Although Harvard University has committed to reaching net-zero greenhouse emissions by 2050, Harvard junior and president of the Harvard Undergraduate Council Noah Harris believes that the institution’s promise will not address climate change quickly enough.
“From Harvard, we have had a long history of activism around divestment from fossil fuels, from private prisons…[to] a number of different things,” Harris said. “As the student body president who’s always trying to speak for the students and get behind their activism and lift their voices, I think it was kind of a no brainer [to sign].”
Princeton University junior and president of the Princeton Undergraduate Student Government Senate Christian Potter said that most of Princeton’s student government efforts focus on areas within their “sphere of control.” However, Potter chose to sign the letter after considering how divestment could “improve life… at Princeton.”

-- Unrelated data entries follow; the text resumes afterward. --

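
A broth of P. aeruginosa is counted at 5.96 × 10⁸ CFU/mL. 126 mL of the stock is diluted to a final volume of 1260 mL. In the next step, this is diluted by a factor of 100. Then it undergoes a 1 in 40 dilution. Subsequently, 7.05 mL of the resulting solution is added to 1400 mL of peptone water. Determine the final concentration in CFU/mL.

74.7 CFU/mL

Overall dilution factor = 10 × 100 × 40 × 199.6 = 7.98 × 10⁶.
5.96 × 10⁸ CFU/mL / 7.98 × 10⁶ = 74.7 CFU/mL.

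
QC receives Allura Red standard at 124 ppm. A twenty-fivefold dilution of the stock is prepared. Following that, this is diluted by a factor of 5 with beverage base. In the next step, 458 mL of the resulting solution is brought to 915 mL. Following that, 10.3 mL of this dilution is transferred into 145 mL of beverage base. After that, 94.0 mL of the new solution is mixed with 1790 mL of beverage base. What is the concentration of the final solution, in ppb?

1.64 ppb

Overall dilution factor = 25 × 5 × 1.998 × 15.08 × 20.04 = 7.55 × 10⁴.
124 ppm / 7.55 × 10⁴ = 1.64 × 10⁻³ ppm = 1.64 ppb.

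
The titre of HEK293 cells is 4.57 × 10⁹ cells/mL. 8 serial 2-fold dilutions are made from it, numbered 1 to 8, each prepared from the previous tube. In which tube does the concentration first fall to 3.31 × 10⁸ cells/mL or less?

Tube n has concentration 4.57 × 10⁹ cells/mL / 2ⁿ.
Need 2ⁿ ≥ 4.57 × 10⁹ cells/mL / 3.31 × 10⁸ cells/mL = 13.8, so n ≥ 3.79.
First such tube: n = 4.

tube 4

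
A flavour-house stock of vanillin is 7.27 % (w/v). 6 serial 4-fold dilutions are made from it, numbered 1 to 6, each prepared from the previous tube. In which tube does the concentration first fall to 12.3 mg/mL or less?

tube 2

Tube n has concentration 7.27 % (w/v) / 4ⁿ.
Need 4ⁿ ≥ 7.27 % (w/v) / 12.3 mg/mL = 5.91, so n ≥ 1.28.
First such tube: n = 2.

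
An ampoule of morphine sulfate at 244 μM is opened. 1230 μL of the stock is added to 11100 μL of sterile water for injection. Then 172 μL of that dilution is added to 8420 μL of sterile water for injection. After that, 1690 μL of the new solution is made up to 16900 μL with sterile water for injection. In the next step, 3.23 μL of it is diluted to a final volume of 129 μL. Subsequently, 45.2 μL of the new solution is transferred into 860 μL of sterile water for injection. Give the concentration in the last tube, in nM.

0.0609 nM

Overall dilution factor = 10.02 × 49.95 × 10 × 39.94 × 20.03 = 4.01 × 10⁶.
244 μM / 4.01 × 10⁶ = 6.09 × 10⁻⁵ μM = 0.0609 nM.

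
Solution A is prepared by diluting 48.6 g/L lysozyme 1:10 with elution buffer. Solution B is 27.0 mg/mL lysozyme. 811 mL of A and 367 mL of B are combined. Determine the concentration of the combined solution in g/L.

C_A = 48.6 g/L / 10 = 4.86 g/L.
C_B = 27.0 mg/mL = 27.0 g/L.
C_mix = (C_A·V_A + C_B·V_B)/(V_A + V_B) = (4.86×811 + 27.0×367) / 1178 = 11.8 g/L.

11.8 g/L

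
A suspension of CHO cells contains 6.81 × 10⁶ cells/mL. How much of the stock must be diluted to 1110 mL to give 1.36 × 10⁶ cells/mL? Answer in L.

V₁ = C₂V₂/C₁ = 1.36 × 10⁶ × 1110 / 6.81 × 10⁶ = 222 mL = 0.222 L.

0.222 L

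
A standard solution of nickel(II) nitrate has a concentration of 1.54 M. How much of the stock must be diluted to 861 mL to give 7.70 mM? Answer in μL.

7.70 mM = 7.70 × 10⁻³ M.
V₁ = C₂V₂/C₁ = 7.70 × 10⁻³ × 861 / 1.54 = 4.30 mL = 4300 μL.

4300 μL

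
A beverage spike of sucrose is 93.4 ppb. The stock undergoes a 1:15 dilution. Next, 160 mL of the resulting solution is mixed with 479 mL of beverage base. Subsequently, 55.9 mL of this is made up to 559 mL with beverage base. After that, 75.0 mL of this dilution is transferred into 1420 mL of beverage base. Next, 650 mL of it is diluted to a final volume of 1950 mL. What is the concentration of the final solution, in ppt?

2.61 ppt

Overall dilution factor = 15 × 3.994 × 10 × 19.93 × 3 = 3.58 × 10⁴.
93.4 ppb / 3.58 × 10⁴ = 2.61 × 10⁻³ ppb = 2.61 ppt.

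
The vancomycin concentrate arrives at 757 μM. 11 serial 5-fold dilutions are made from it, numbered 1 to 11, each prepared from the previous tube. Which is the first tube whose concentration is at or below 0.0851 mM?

tube 2

Tube n has concentration 757 μM / 5ⁿ.
Need 5ⁿ ≥ 757 μM / 0.0851 mM = 8.90, so n ≥ 1.36.
First such tube: n = 2.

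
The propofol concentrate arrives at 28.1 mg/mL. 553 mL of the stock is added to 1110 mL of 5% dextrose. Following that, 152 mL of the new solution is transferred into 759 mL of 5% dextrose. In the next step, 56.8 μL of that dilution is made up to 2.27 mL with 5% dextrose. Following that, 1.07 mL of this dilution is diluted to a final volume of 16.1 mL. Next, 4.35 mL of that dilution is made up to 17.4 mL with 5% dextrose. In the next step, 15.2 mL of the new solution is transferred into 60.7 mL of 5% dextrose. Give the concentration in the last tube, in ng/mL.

Overall dilution factor = 3.007 × 5.993 × 39.96 × 15.05 × 4 × 4.993 = 2.16 × 10⁵.
28.1 mg/mL / 2.16 × 10⁵ = 1.30 × 10⁻⁴ mg/mL = 130 ng/mL.

130 ng/mL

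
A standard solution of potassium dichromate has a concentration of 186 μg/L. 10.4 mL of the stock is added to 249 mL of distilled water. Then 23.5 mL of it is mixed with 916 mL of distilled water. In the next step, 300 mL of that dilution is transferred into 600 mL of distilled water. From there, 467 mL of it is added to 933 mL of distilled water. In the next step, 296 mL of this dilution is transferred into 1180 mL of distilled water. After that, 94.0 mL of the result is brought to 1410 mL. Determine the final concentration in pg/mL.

0.277 pg/mL

Overall dilution factor = 24.94 × 39.98 × 3 × 2.998 × 4.986 × 15 = 6.71 × 10⁵.
186 μg/L / 6.71 × 10⁵ = 2.77 × 10⁻⁴ μg/L = 0.277 pg/mL.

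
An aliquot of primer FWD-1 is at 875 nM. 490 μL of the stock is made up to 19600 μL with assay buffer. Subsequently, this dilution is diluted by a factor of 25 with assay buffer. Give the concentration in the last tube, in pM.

Overall dilution factor = 40 × 25 = 1000.
875 nM / 1000 = 0.875 nM = 875 pM.

875 pM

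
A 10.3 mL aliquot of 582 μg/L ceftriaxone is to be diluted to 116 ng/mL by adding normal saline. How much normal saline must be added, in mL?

41.4 mL

116 ng/mL = 116 μg/L.
V₂ = C₁V₁/C₂ = 582 × 10.3 / 116 = 51.7 mL.
Diluent to add = V₂ − V₁ = 51.7 − 10.3 = 41.4 mL.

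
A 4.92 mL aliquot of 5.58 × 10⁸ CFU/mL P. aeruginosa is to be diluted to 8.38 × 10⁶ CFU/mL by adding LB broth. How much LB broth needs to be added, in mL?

V₂ = C₁V₁/C₂ = 5.58 × 10⁸ × 4.92 / 8.38 × 10⁶ = 328 mL.
Diluent to add = V₂ − V₁ = 328 − 4.92 = 323 mL.

323 mL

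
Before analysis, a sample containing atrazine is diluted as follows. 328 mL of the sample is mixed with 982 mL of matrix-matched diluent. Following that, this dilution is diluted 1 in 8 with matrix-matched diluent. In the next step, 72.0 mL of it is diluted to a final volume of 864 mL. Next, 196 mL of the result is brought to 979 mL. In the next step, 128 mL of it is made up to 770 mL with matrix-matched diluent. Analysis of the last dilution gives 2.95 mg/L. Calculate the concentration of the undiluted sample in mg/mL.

34.0 mg/mL

Overall dilution factor = 3.994 × 8 × 12 × 4.995 × 6.016 = 1.15 × 10⁴.
Original = 2.95 mg/L × 1.15 × 10⁴ = 3.40 × 10⁴ mg/L = 34.0 mg/mL.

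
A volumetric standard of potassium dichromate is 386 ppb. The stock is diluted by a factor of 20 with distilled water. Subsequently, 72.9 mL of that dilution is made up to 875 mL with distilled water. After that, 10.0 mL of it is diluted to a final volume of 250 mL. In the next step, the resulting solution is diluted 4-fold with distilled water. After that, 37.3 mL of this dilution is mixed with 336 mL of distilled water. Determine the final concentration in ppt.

1.61 ppt

Overall dilution factor = 20 × 12.00 × 25 × 4 × 10.01 = 2.40 × 10⁵.
386 ppb / 2.40 × 10⁵ = 1.61 × 10⁻³ ppb = 1.61 ppt.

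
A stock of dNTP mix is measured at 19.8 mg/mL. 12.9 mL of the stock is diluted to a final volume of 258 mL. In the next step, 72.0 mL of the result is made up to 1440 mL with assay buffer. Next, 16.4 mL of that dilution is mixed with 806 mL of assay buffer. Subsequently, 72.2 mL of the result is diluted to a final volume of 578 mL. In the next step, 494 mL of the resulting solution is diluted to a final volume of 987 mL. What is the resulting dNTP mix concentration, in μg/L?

Overall dilution factor = 20 × 20 × 50.15 × 8.006 × 1.998 = 3.21 × 10⁵.
19.8 mg/mL / 3.21 × 10⁵ = 6.17 × 10⁻⁵ mg/mL = 61.7 μg/L.

61.7 μg/L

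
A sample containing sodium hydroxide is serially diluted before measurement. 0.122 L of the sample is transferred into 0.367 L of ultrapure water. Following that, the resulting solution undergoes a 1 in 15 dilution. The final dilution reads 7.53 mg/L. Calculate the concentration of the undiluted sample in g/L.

Overall dilution factor = 4.008 × 15 = 60.1.
Original = 7.53 mg/L × 60.1 = 453 mg/L = 0.453 g/L.

0.453 g/L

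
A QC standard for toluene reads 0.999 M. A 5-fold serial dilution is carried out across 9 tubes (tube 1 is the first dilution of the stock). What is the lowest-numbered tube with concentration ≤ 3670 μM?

Tube n has concentration 0.999 M / 5ⁿ.
Need 5ⁿ ≥ 0.999 M / 3670 μM = 272, so n ≥ 3.48.
First such tube: n = 4.

tube 4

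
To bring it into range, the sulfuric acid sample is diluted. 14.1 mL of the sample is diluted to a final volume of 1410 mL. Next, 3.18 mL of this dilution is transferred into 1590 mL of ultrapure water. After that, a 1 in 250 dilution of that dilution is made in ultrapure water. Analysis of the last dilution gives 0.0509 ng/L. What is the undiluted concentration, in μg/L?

Overall dilution factor = 100 × 501 × 250 = 1.25 × 10⁷.
Original = 0.0509 ng/L × 1.25 × 10⁷ = 6.38 × 10⁵ ng/L = 638 μg/L.

638 μg/L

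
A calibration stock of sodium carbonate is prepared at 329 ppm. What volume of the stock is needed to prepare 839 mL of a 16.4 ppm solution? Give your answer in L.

V₁ = C₂V₂/C₁ = 16.4 × 839 / 329 = 41.8 mL = 0.0418 L.

0.0418 L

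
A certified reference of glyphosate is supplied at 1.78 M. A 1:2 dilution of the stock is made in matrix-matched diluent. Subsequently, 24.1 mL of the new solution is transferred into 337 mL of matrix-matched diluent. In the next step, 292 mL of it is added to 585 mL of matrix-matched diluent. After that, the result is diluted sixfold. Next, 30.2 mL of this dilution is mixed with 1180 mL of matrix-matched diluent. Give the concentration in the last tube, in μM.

82.3 μM

Overall dilution factor = 2 × 14.98 × 3.003 × 6 × 40.07 = 2.16 × 10⁴.
1.78 M / 2.16 × 10⁴ = 8.23 × 10⁻⁵ M = 82.3 μM.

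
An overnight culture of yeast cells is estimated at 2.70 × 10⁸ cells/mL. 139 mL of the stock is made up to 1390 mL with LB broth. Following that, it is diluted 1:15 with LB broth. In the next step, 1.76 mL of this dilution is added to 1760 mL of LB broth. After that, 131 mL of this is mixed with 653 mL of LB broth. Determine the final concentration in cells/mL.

300 cells/mL

Overall dilution factor = 10 × 15 × 1001 × 5.985 = 8.99 × 10⁵.
2.70 × 10⁸ cells/mL / 8.99 × 10⁵ = 300 cells/mL.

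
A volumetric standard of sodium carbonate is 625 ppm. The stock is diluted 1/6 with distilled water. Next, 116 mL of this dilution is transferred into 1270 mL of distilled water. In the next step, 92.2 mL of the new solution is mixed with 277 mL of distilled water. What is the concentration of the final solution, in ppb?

Overall dilution factor = 6 × 11.95 × 4.004 = 287.
625 ppm / 287 = 2.18 ppm = 2180 ppb.

2180 ppb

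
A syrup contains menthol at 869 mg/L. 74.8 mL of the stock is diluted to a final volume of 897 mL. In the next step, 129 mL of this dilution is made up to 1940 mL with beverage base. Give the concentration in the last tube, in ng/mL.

4820 ng/mL

Overall dilution factor = 11.99 × 15.04 = 180.
869 mg/L / 180 = 4.82 mg/L = 4820 ng/mL.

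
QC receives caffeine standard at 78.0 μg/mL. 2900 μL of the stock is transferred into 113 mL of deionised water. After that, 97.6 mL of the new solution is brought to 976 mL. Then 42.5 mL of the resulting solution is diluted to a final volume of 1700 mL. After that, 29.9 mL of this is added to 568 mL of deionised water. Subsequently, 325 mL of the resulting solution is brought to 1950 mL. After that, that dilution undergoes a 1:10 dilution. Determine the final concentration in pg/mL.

Overall dilution factor = 39.97 × 10 × 40 × 20.00 × 6 × 10 = 1.92 × 10⁷.
78.0 μg/mL / 1.92 × 10⁷ = 4.07 × 10⁻⁶ μg/mL = 4.07 pg/mL.

4.07 pg/mL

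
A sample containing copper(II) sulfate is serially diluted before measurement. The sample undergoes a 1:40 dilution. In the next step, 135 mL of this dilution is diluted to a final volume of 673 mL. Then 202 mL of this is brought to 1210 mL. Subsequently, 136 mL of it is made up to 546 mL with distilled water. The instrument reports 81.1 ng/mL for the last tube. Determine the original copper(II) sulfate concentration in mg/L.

389 mg/L

Overall dilution factor = 40 × 4.985 × 5.990 × 4.015 = 4795.
Original = 81.1 ng/mL × 4795 = 3.89 × 10⁵ ng/mL = 389 mg/L.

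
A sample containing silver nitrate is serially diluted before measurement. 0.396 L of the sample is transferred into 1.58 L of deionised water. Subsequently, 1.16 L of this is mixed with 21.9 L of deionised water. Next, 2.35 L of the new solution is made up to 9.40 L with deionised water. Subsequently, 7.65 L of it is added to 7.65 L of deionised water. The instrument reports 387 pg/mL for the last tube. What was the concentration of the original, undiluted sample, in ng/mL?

Overall dilution factor = 4.990 × 19.88 × 4 × 2 = 794.
Original = 387 pg/mL × 794 = 3.07 × 10⁵ pg/mL = 307 ng/mL.

307 ng/mL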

“It’s not commonplace at all for us to engage with long letters with signatories like this,” Potter said. “Our first response isn’t always to look for a national campaign; our first response is to think about the students here.”
Cornell senior and Cornell Student Assembly president Cat Huang said that Cornell’s Board of Trustees last year voted to institute a moratorium on new direct and indirect fossil fuel investments. Huang said that while the moratorium is a “success to some degree” for sustainability efforts, divestment would be a “preferable” goal.
“Instead of just pausing future investments, we want [Cornell] to actually take [their] money away from these companies that are literally bringing about the end of the world,” Huang said.
The Dartmouth Investment Office did not respond to requests for comment.